Der Kläger begehrt die Zulassung der Berufung gegen diese Entscheidung.

Inzwischen hat die Beigeladene ihre Planungen für die Ansiedlung eines SB-Warenhauses an dem hier zur Rede stehenden Standort („Betzenhölle“) aufgegeben und darauf verwiesen, dass auch von daher ein öffentliches Interesse an der Veröffentlichung der Planungsunterlagen nicht mehr erkennbar sei.

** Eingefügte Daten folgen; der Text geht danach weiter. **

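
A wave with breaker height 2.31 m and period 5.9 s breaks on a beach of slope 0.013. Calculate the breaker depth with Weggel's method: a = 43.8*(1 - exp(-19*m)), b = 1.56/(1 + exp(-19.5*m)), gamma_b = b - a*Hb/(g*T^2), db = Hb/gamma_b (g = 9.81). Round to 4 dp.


a = 43.8 * (1 - exp(-19 * m))
exp(-19 * 0.013) = exp(-0.2470) = 0.781141
a = 43.8 * (1 - 0.781141) = 9.586038
b = 1.56 / (1 + exp(-19.5 * m))
exp(-19.5 * 0.013) = exp(-0.2535) = 0.776080
b = 1.56 / (1 + 0.776080) = 0.878339
Hb / (g * T^2) = 2.31 / (9.81 * 5.9^2) = 2.31 / 341.4861 = 0.00676455
gamma_b = b - a * Hb/(g*T^2) = 0.878339 - 9.586038 * 0.00676455 = 0.813494
db = Hb / gamma_b = 2.31 / 0.813494
db = 2.8396 m

2.8396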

Der Kläger macht in dem Zusammenhang geltend, ihm stehe nach wie vor ein Informationsanspruch zu, weil im Zusammenwirken des Beklagten mit der Beigeladenen Absprachen „zum Nachteil der Umwelt getroffen“ und „Unterlagen verabredet“ worden seien. Hintergrund sei, dass das Umweltbundesamt und das Bundesumweltministerium das Saarland auf die Rechtswidrigkeit des Ansiedlungsvorhabens hingewiesen hätten.

II.

Dem Antrag des Klägers auf Zulassung der Berufung (§§ 124a Abs. 4, 124 Abs. 1 VwGO) gegen das Urteil des Verwaltungsgerichts vom 7.3.2018 – 5 K 1838/16 –, mit dem seine Klage auf Verpflichtung des Beklagten, ihm über das im Bescheid vom 2.9.2016 zugestandene Maß hinaus Einsicht in verschiedene weitere – genau bezeichnete – Bestandteile der Akte „D/3-10.4“ zu gewähren, abgewiesen wurde, kann nicht entsprochen werden. Das den gerichtlichen Prüfungsumfang mit Blick auf das Darlegungserfordernis (§ 124a Abs. 4 Satz 4 und Abs. 5 Satz 2 VwGO) begrenzende Vorbringen in der Antragsbegründung rechtfertigt nicht die Annahme der dort geltend gemachten ernstlichen Zweifel an der Richtigkeit der erstinstanzlichen Entscheidung (§ 124 Abs. 2 Nr. 1 VwGO) und zeigt auch keine grundsätzliche Bedeutung der Sache im Verständnis des § 124 Abs. 2 Nr. 3 VwGO auf.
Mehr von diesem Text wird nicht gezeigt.